2. Understanding sampling margin of error
The sampling margin of error, as it is usually reported, applies to one candidate’s percentage of the vote, not the margin between them. The sampling margin of error of that estimate is usually (though not always) approximately double the sampling margin of error for one candidate.
When a pollster reports that the sampling margin of error on a poll is about +/- 3.7 percentage points (as CNN non-approved RABA Research showed in their PA-18 survey), that means the sampling margin of error for the margin between the candidates is about +/- 7.4 percentage points. In other words, the 4-point Lamb advantage RABA had was well within the margin of error, not outside of it, as the very good blog PoliticsPA reported.
3. Understanding true margin of error
There’s more potential error than just sampling error when it comes to electoral polling. One potential additional pitfall for instance is that we don’t know who is going to turn out to vote, which is why Monmouth offered multiple turnout models. This means that even if you have a poll that perfectly reflects the population you polled that population may not be the one that actually votes.
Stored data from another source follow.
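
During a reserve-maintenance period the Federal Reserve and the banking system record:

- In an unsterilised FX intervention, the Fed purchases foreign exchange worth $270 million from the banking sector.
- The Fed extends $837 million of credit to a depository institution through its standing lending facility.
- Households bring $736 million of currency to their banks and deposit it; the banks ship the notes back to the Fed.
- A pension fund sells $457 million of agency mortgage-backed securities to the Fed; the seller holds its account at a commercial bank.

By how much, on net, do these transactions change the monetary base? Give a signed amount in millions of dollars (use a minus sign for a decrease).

Fed balance sheet:
  Assets:      Securities +$457M, Loans to banks +$837M, Foreign assets +$270M
  Liabilities: Bank reserves +$2300M, Currency in circulation −$736M
Commercial banking system:
  Assets:      Reserves at CB +$2300M, Foreign assets −$270M
  Liabilities: Checkable deposits +$1193M, Borrowings from CB +$837M
Monetary base = currency + reserves: −$736M + (+$2300M) = +$1564 million.

+$1564 million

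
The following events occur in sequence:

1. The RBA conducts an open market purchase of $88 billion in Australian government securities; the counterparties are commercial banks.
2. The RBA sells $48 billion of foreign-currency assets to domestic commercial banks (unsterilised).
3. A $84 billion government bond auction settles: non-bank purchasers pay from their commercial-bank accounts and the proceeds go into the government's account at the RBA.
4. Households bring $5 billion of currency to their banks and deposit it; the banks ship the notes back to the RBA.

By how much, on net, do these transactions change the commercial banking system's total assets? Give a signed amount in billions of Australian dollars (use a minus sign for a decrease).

-$79 billion

OMO purchase (from banks) $88 billion: just an asset swap on bank balance sheets → 0.
FX sale $48 billion: just an asset swap on bank balance sheets → 0.
Government account inflow $84 billion: bank balance sheets shrink → −$84B.
Currency deposit $5 billion: bank balance sheets expand → +$5B.
Net: 0 + 0 − 84 + 5 = -$79 billion.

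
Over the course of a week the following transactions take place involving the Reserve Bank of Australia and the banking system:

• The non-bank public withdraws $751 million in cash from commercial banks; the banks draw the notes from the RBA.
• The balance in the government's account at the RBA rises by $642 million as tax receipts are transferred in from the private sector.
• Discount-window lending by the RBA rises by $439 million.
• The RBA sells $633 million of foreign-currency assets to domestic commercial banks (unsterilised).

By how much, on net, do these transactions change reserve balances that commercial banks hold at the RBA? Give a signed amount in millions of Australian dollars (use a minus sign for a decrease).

Currency withdrawal $751 million: banks swap reserves for currency → −$751M.
Government account inflow $642 million: funds move from bank reserves into the government account → −$642M.
Discount-window loan $439 million: the loan is credited to the bank's reserve account → +$439M.
FX sale $633 million: the buying banks pay out of their reserve balances → −$633M.
Net: −751 − 642 + 439 − 633 = -$1587 million.

-$1587 million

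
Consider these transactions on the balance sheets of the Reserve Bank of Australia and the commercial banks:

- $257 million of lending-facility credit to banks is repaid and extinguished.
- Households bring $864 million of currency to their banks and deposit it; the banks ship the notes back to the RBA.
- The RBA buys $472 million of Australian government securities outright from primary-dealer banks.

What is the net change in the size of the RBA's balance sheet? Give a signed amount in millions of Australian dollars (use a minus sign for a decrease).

+$215 million

Discount-window repayment $257 million: an RBA asset is shed → −$257M.
Currency deposit $864 million: only the composition of liabilities changes → 0.
OMO purchase (from banks) $472 million: an RBA asset is acquired → +$472M.
Net: −257 + 0 + 472 = +$215 million.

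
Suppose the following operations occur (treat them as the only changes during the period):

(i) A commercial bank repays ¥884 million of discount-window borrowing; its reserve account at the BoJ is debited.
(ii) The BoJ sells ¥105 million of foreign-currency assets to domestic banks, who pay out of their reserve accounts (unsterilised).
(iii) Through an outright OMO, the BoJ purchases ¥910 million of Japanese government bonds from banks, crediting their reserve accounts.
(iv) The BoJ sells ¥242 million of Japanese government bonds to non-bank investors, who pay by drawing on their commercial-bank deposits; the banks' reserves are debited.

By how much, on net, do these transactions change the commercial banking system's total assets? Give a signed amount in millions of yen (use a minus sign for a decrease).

-¥1126 million

BoJ balance sheet:
  Assets:      Securities +¥668M, Loans to banks −¥884M, Foreign assets −¥105M
  Liabilities: Bank reserves −¥321M
Commercial banking system:
  Assets:      Reserves at CB −¥321M, Securities −¥910M, Foreign assets +¥105M
  Liabilities: Checkable deposits −¥242M, Borrowings from CB −¥884M
Change in total bank assets = -¥1126 million.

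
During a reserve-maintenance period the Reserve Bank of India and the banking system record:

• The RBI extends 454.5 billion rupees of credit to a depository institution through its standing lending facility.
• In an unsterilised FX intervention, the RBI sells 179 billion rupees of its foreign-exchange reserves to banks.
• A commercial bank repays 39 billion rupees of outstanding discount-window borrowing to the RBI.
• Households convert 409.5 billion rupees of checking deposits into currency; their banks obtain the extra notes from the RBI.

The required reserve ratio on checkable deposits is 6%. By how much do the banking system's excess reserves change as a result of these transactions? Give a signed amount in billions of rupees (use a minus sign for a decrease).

Discount-window loan 454.5 billion rupees: reserves +454.5B, deposits 0.
FX sale 179 billion rupees: reserves −179B, deposits 0.
Discount-window repayment 39 billion rupees: reserves −39B, deposits 0.
Currency withdrawal 409.5 billion rupees: reserves −409.5B, deposits −409.5B.
Totals: Δreserves = −173B, Δdeposits = −409.5B.
Δrequired reserves = 6% × −409.5B = −24.57B.
Δexcess reserves = Δreserves − Δrequired = −173B − (−24.57B) = -148.43 billion.

-148.43 billion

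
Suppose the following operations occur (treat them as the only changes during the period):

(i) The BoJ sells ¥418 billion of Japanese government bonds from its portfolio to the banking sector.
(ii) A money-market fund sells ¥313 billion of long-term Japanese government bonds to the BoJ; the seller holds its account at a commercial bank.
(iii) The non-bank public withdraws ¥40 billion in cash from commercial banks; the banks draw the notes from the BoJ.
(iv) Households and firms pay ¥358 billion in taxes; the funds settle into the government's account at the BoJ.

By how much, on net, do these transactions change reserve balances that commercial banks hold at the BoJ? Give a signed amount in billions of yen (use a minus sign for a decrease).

-¥503 billion

OMO sale (to banks) ¥418 billion: the buying banks pay out of their reserve balances → −¥418B.
Asset purchase (from non-banks) ¥313 billion: the BoJ pays by crediting reserve accounts → +¥313B.
Currency withdrawal ¥40 billion: banks swap reserves for currency → −¥40B.
Government account inflow ¥358 billion: funds move from bank reserves into the government account → −¥358B.
Net: −418 + 313 − 40 − 358 = -¥503 billion.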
Even if the Monmouth poll had been the only poll we had, I would have thought that either candidate had a real chance of winning. History tells us that the final polls have a significantly larger “true” margin of error than the sampling error alone indicates. In special elections, the true margin of error for any individual poll in special elections since 2004 has been about +/- 13 percentage points with 95% confidence! This is far wider than the average error, which tends to downplay the chance of an outlier. In PA-18, the 6-point Lamb lead Monmouth found could have reasonably led to a result of Lamb losing by 7 or winning by 19 percentage points.
Reporters should note that the sampling margin of error really doesn’t reflect the true potential for the polls to miss the result. That was a big problem in 2016, when the final polls actually showed a race that could easily tilt toward Trump given how predictive the polls have been historically. I think the inability for the media to note the error beyond the sampling error is still a big problem.
4. A small lead is a small lead
A small lead is still a small lead even if a number of polls show it. Conceivably, the chance of an error declines if pollsters using different turnout models all show one candidate ahead by a small margin (i.e. a candidate’s lead is not dependent on getting the right turnout). But it in no way eliminates the potential for error.
One of the reasons I think the media overhyped Clinton’s lead in 2016 is that most of the polls had her ahead, even if the lead was below 5 percentage points in most swing states and nationally.
I got the sense that was repeating in Pennsylvania 18 when the two final polls of the campaign had Lamb ahead by the most he had been in any public polls. That is, people saw multiple polls with Lamb ahead and thought he was going to win.
Averaging polls does help to shrink the true margin of error, but it’s still quite large. The true margin of error is about +/- 10 percentage points for special elections. It’s smaller than that in presidential polls (especially national polls), though it was still far wider than Clinton’s lead in the final weeks of the campaign.
The bottom line for me is that polls are a great tool for understanding the public mood. They are not fool-proof, however, and the media (myself included) need to fully grasp and communicate that they are far from perfect.